Ja, ‘als’ ik zekerder was van mezelf enz. ‘als’, als - maar dat is nu juist de aard van het beestje. Dit heeft iets van de redeneering van Jan Engelman in z'n critiek op ‘Hampton Court’. Ik heb nu eenmaal wat lang werk om ergens beslist zeker van te worden en als ik ergens niet beslist zeker van ben, kan ik onmogelijk doen alsof ik er wel zeker van was. Ja, 'k weet dat ik vaak m'n eigen woorden direct weer tegenspreek, maar alleen als ik er nog niet zeker van ben geworden en dat terwijl ik ze zeg, weer bemerk. Wat een gedaas niet? Wat ik wel zeker weet, is, dat ik altijd over vele dingen onzeker zal blijven, al zal er variatie zijn in de onderwerpen en zal hun aantal misschien wat verminderen.

Of de ‘babylonische ballingschap’ daarin schuld heeft? 'k Weet het niet. 'k Wil er zelfs tegen protesteeren, dat ik ooit in ballingschap verkeerd heb. 't Was tot slot toch voor het grootste gedeelte eigen verkiezing. De verschijnselen-test zal voor de buitenkant vermoedelijk zeer heilzaam werken, voor de binnenkant zal het vrees ik, niet veel tot meerdere zekerheid bijdragen, al zal de wisselwerking toch wel tot nut zijn.

Deze zomer heb ik ook erover gedacht er uit te trekken, maar de zeer ernstige twijfel aan de voldoening van m'n eens toch gekozen vak, was toen al te sterk. M'n onzekerheid heeft me ervoor bewaard, dat ik nu een leerling van de ‘School’ zou zijn en maatschappelijk werk zou verrichten.
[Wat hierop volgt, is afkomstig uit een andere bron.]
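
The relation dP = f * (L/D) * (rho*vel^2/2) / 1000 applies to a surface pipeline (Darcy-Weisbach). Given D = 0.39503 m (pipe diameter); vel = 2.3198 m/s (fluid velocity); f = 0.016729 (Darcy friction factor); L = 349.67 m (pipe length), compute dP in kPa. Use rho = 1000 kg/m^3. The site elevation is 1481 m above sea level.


dP = f * (L/D) * (rho*vel^2/2) / 1000
dP = 0.016729 * (349.67/0.39503) * (1000*2.3198^2/2) / 1000
dP = 39.845 kPa


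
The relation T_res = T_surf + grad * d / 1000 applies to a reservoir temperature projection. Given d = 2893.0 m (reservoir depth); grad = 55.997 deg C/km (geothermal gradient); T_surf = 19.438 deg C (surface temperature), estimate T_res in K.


T_res = T_surf + grad * d / 1000
T_res = 19.438 + 55.997 * 2893.0 / 1000
T_res = 181.4373 deg C
Convert to K: 181.4373 + 273.15 = 454.59 K
T_res = 454.59 K


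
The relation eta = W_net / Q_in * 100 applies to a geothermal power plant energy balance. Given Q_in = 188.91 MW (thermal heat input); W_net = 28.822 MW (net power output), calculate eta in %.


eta = W_net / Q_in * 100
eta = 28.822 / 188.91 * 100
eta = 15.257 %


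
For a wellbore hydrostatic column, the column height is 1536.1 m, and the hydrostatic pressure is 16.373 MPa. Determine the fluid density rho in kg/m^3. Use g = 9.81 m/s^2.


rho = P * 1e6 / (g * h)
rho = 16.373 * 1e6 / (9.81 * 1536.1)
rho = 1086.5 kg/m^3


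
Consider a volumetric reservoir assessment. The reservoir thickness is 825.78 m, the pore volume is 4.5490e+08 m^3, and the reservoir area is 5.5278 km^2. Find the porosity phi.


phi = Vp / (A * 1e6 * hr)
phi = 4.5490e+08 / (5.5278 * 1e6 * 825.78)
phi = 0.099655


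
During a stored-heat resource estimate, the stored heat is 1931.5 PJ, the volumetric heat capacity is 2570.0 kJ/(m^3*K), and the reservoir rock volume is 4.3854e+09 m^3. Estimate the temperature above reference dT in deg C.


dT = Q_s * 1e12 / (Vr * rhoc)
dT = 1931.5 * 1e12 / (4.3854e+09 * 2570.0)
dT = 171.3769 K
Convert (temperature difference, 1 K = 1 deg C): 171.3769 K = 171.3769 deg C
dT = 171.38 deg C


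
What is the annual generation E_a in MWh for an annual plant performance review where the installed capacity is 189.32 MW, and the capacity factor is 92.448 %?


E_a = CF / 100 * cap * 8760
E_a = 92.448 / 100 * 189.32 * 8760
E_a = 1.5332e+06 MWh


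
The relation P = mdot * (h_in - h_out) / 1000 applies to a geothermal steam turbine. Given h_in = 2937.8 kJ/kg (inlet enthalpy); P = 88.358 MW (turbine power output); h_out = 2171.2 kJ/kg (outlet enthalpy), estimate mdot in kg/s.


mdot = P * 1000 / (h_in - h_out)
mdot = 88.358 * 1000 / (2937.8 - 2171.2)
mdot = 115.26 kg/s


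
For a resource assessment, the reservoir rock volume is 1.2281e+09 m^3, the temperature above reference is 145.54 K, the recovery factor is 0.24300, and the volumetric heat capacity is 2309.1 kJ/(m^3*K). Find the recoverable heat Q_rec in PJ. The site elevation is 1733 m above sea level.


Step 1: Q_s = Vr*rhoc*dT/1e12 = 1.2281e+09*2309.1*145.54/1e12 = 412.7232 PJ
Step 2: Q_rec = Q_s * RF = 412.7232 * 0.243 = 100.29 PJ
Q_rec = 100.29 PJ


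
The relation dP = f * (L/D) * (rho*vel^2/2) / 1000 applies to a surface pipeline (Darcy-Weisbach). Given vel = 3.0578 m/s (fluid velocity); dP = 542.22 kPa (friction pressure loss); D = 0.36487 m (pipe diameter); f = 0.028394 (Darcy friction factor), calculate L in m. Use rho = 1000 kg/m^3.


L = dP*1000*D / (f*rho*vel^2/2)
L = 542.22*1000*0.36487 / (0.028394*1000*3.0578^2/2)
L = 1490.4 m


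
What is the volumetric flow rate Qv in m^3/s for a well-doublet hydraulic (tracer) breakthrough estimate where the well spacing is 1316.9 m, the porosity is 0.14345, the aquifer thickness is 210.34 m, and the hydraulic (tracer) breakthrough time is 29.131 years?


Qv = pi*hr*phi*L^2 / (3*t_bt*365.25*86400)
Qv = pi*210.34*0.14345*1316.9^2 / (3*29.131*365.25*86400)
Qv = 0.059607 m^3/s


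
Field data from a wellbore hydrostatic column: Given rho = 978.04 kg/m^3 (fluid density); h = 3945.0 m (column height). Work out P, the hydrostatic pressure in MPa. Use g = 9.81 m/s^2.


P = rho * g * h / 1e6
P = 978.04 * 9.81 * 3945.0 / 1e6
P = 37.851 MPa


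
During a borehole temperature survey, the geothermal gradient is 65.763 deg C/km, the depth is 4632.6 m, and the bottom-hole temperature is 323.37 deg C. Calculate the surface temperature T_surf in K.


T_surf = T_d - grad * d / 1000
T_surf = 323.37 - 65.763 * 4632.6 / 1000
T_surf = 18.71633 deg C
Convert to K: 18.71633 + 273.15 = 291.87 K
T_surf = 291.87 K


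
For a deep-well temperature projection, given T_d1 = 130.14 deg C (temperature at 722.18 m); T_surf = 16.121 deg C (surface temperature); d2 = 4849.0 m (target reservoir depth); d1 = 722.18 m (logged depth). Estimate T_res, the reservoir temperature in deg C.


Step 1: grad = (T_d1 - T_surf)/d1 * 1000 = (130.14 - 16.121)/722.18 * 1000 = 157.8817 deg C/km
Step 2: T_res = T_surf + grad*d2/1000 = 16.121 + 157.8817*4849.0/1000 = 781.69 deg C
T_res = 781.69 deg C


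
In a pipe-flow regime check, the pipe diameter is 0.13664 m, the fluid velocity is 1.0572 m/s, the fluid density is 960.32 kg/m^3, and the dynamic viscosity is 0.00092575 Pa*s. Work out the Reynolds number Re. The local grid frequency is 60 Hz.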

Wat niet wil zeggen, dat ik de waarde van dit werk niet meer zie! Alleen ik kan er me onmogelijk meer aan wijden, en heb ik voor de echte maatschappelijke wijven evenveel minachting als jullie, maar dat heb ik ook altijd gehad. Of ik anti-sociaal ben. Ik ben bewust minder sociaal geworden. Je zult me eerst eens een zakelijke uiteenzetting zonder ‘sneers’ op ‘gemeenschap’ en dergl. moeten geven van het begrip ‘anti-sociaal’. Daaraan zal ik dan eenige wijsheden kunnen ophangen.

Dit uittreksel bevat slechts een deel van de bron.